Феми открыла рот, явно нервничая и тяготясь необходимостью объясняться. Хотя оправдываться за мужа ей приходилось далеко не впервые.
— Рекомендую воздержаться от подобных выражений в присутствии бога Геба! — раздалось во дворике.
Найла вздернула брови. Огибая статую, к ней шагал отец. Он что, прятался там, дожидаясь подходящего момента для триумфального появления? С него станется — и не только это. Руки Контар Бек держал в карманах удобных бежевых брюк, мягкая синяя рубаха обтягивала широченные плечи. Все это время Найла видела его только на фото и видео — на каких-то он появлялся по собственной воле, хоть и витал мыслями где-то далеко, а на каких-то мелькал на заднем плане, за спиной весело щебечущей Феми.
Он ничуть не изменился. Такой же высокий, бронзовый от постоянного пребывания на солнце, и наверняка никому не верится, что у этого моложавого красавца может быть двадцатидвухлетняя дочь.
— Это почему? — поинтересовалась Найла, изо всех сил стараясь не показать, как расчувствовалась, увидев его. — Думаешь, он может меня услышать?
— Мало найдется на свете такого, чего наследник богов не может.
Контар Бек остановился напротив дочери, глядя на нее из-под изогнутых темных бровей. Фирменный взгляд. Когда он вот так смотрит своими каштановыми глазами, все почему-то сразу превращаются в нашкодивших детей. Как будто затмение находит. Найлу, однако, этот взгляд не пугал никогда.
Она — зеница этого ока, и всем это известно.
— Так, значит, ты встречаешь обожаемую дочь после долгих лет разлуки?
Отец тут же распахнул объятия, и Найла мгновенно перенеслась в недалекое прошлое. Четыре года — не такой уж огромный срок, но достаточный, чтобы перевернуть представления о многом. Однако сейчас, прижавшись к отцу, Найла чувствовала себя так, будто стрелки часов навеки застыли на месте: то же ощущение, те же запахи, всё то же и те же вокруг.
Бешеную радость, которая захлестывала ее в этих объятиях, невозможно было описать словами.
Найла обожала отца. Половину проведенного с ним времени она отчетливо понимала, что с его образом мысли место ему в психушке, а не на посту председателя Ассоциации египтологов, и все равно не могла им не восхищаться. Умный, талантливый, он истово верил. За двоих.
И она жутко по нему соскучилась.
— Даже если бы у меня были еще дети, ты все равно была бы любимицей, — подтвердил он вполголоса.
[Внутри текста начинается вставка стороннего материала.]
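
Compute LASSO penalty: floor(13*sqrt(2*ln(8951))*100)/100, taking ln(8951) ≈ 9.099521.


ln(8951) ≈ 9.099521.
2*ln(n) ≈ 18.199042.
sqrt(2*ln(n)) ≈ sqrt(18.199042) ≈ 4.266034.
lambda ≈ 13*4.266034 = 55.458442.
floor(lambda*100)/100 = 55.45.

55.45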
И нежно поцеловал ее в макушку, царапнув, правда, шершавым подбородком лоб. — Я скучал по тебе, маленькая моя тюбан.
Найла, уткнувшись ему в плечо, не удержалась от улыбки.
— Покажи мне еще хоть одного человека, который будет ласково называть дочь змеенышем.
— Это почетное звание, — проговорил отец с подозрительным влажным блеском в глазах, который ему не удалось скрыть от Найлы, как он ни моргал. — Ты завоевала его кровью и потом всего в шесть лет. Это было… потрясающе.
Вспомнив тот роковой день, Найла вздохнула:
— Когда я сама чуть не погреблась в том погребальном зале с двухтысячелетними мумиями? «Потрясающе» — не то слово, пап.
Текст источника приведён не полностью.